I had a reviewer that was wondering why Evy got caught up in the assassining stuff, so here ya go! (Credit to AllINoIsImNotAwesome for this idea).

Warning: A whole lotta angst in this chapter, and self-harm. You have been warned.

Disclaimer: I don't own FMA


2 years ago:

Today is worse than the others.

I trudge down the empty street, finding a hidden place. The hem of my skirt gets soaked from the puddles. I haven't come home to Al in several days. It's good he doesn't know. He would yell and I would feel bad.

I hate those feelings. The feeling that I am a shitty 'brother' to Al, and getting into fights, and stuff like that. Al's only 13; he shouldn't have to know, he can't know. It'll ruin him.

My soul is weak. Weak from self neglect (my hair is matted and the cuts haven't healed yet), weak from the pain. The pain of having to have an alias, the pain of the bruises that adorn my ribs from the fights, the pain of the cuts that crisscross my forearm, and the knife cradled in my automail hand.

The knife helps. The cuts help. The blood flowing down from my arms helps.

Finally, I find a small corner in the darkness of 10 pm. The darkness helps also. It lets no one know.

I take the knife and run the sharp edge against the unhealed cut. I watch my scarlet blood drip onto the pavement, creating a dark pool that reflects the half moon.

A foot splashes into the blood, and unfamiliar one. "Hey, little girl."

I tremble in rage.

"Well, are ya gonna answer, whore?"

I'm now clenching the knife tighter.

"Bitch, I'll just take you, then," the person says, grabbing my arm. I snap.

Pulling out of the man's weak grasp, I drive the knife into his ribs once, twice, until he falls.

That did nothing to ease my pain. Just one more person dead. I can't stand it. People dying because of my anger, of my self-hate, of things I've done. I'll keep the pain to myself. Then Al will be fine. I will go back to him. Still the harm and the pain will be kept to myself.

I knock on the door to the apartment. Al opens it and hugs me, crying. I don't blame him. I was gone for so long. I'm in one of my aliases again. I hate aliases.

"Ed, where were you?!" Al cries. "I missed you!"

"Nowhere, really," I reply. Still, I feel the pain.

"Come on in, you must be hungry and you need to sign these so I can go to school," Al says, leading me in. I love my brother, but I still need to release the anger where it can't hurt him.

I accept the food and sign the papers.

-Three days later-

The anger, all this pent up anger, is taking me over. I shouted at Al and hit him today. He cried out in pain, and I did too internally. If it spills out, I might kill my only remaining family member and a part inside me when that happens. It will happen, I'm sure of it. That's why it must go now.

I dress as myself and sneak out into the night, taking the knife with me. I find that dark little spot and sit down, leaning my back against the wall.

I hold the knife in my right hand, and slash my left wrist. The blood pools onto my skirt, staining it.
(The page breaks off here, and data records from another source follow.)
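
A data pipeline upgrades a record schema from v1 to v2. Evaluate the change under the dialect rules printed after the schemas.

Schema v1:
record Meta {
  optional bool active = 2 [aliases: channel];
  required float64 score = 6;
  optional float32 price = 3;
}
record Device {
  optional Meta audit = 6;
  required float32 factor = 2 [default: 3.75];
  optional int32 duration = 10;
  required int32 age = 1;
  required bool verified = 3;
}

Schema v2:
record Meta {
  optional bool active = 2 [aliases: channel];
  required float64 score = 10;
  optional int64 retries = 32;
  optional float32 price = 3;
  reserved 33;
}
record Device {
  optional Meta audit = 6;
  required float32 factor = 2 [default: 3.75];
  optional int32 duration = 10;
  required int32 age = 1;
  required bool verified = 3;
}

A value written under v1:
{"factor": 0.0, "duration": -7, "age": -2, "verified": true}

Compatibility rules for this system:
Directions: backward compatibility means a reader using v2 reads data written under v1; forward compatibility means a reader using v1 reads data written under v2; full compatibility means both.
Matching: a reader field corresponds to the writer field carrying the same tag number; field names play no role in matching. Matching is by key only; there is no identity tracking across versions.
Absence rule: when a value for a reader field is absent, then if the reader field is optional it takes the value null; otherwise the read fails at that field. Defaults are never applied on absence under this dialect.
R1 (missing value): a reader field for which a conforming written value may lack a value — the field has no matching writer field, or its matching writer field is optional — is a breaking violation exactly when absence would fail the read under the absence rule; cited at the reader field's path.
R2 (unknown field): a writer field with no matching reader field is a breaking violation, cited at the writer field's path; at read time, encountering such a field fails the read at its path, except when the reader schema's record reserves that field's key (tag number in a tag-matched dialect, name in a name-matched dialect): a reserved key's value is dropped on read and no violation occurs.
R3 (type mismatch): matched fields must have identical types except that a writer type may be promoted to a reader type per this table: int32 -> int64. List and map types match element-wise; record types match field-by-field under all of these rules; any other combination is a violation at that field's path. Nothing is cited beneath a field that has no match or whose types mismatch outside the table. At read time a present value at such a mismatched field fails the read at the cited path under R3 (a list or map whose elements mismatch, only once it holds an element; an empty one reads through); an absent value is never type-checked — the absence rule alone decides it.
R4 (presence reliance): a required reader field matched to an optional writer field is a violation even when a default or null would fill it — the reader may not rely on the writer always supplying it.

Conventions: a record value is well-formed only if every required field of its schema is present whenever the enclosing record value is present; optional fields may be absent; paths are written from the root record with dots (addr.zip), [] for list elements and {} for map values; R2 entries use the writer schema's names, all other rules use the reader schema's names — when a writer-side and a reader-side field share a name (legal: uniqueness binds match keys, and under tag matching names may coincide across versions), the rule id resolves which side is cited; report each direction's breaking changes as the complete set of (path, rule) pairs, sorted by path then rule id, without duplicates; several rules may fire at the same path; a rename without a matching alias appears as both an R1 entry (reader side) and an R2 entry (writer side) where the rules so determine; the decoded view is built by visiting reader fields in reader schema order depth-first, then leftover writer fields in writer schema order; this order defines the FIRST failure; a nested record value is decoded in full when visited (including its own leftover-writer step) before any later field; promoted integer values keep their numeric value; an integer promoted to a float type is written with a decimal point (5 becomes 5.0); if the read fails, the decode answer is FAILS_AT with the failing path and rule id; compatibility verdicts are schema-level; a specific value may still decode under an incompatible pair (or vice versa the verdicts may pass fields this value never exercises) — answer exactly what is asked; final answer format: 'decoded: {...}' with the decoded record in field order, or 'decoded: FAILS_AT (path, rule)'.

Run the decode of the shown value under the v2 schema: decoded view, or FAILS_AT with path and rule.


the writer's type comes first in each Device pair
migrating the Device value to v2:
  audit := null (not supplied -> null)
  factor := 0.0
  duration := -7
  age := -2
  verified := true
  => decoded: {"audit": null, "factor": 0.0, "duration": -7, "age": -2, "verified": true}
diffs on Device not affecting the asked answer:
  added field retries to record Meta: optional int64, tag 32 (in v2 it sits immediately before price) -> a verdict-level change on Device — the shown value reads the same
  field score in record Meta: tag 6 changed to 10 -> a verdict-level change on Device — the shown value reads the same

decoded: {"audit": null, "factor": 0.0, "duration": -7, "age": -2, "verified": true}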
It doesn't matter anyway, I'll die anyway, no one will care about the skirt.

The blood from my wrist does not kill me, just makes me dizzy as hell. I place the knife on my left side of my neck. I do a neat slash.

It's too shallow.

I place the knife in a different place this time, and prepare to slash.

A firm hand grasps my wrist.

Thinking it's Al, I turn and try to run. But the person does not let go. I look at their face, and they are not Al, this guy is from Xing.

"What the hell do you think you're doing?!" he hisses. I drop the knife.

"Ending." I sink back onto the ground, taking the Xing guy with me. He kneels down beside me and takes the knife out of my hand.

"Do you have anyone at home?" he asks fiercely.

"Al..."

"Listen," he growls, grabbing the collar of my shirt and pulling my face near his. "Who's gonna take care of Al when you're gone? There's only you. I don't want you to do this because I don't want you to take this farther, and kill yourself in a worse way than this. He'll be devastated."

I break down and cry. The person wraps me in a hug, and I cry on his shoulder.

"What's your name?" I ask, wiping the blood off my neck and the tears.

"Ling Yao," he replies. "You?"

"Evelyn Elric," I reply. "But my brother doesn't know."

Ling raises an eyebrow. "Hm. Okay, now go home and talk to Al. Come back to this same spot tomorrow."

I nod.

When I get back to the apartment, Al is happy to see me. He bandages the cuts and tells me to rest. I rest.

I throw the self-hate away.

The next day, when I go back to the place, Ling is standing there, waiting.

"Hello."

"Hey."

"I have an idea," Ling says. "Well, I just became an assassin recently to make some money and to let out some steam, do you want to join me?"

I think for a bit. "Sure."

I have no regrets.

I still do now, 2 years later.


Aaand that's how Evy becomes an assassin! Hope you enjoyed!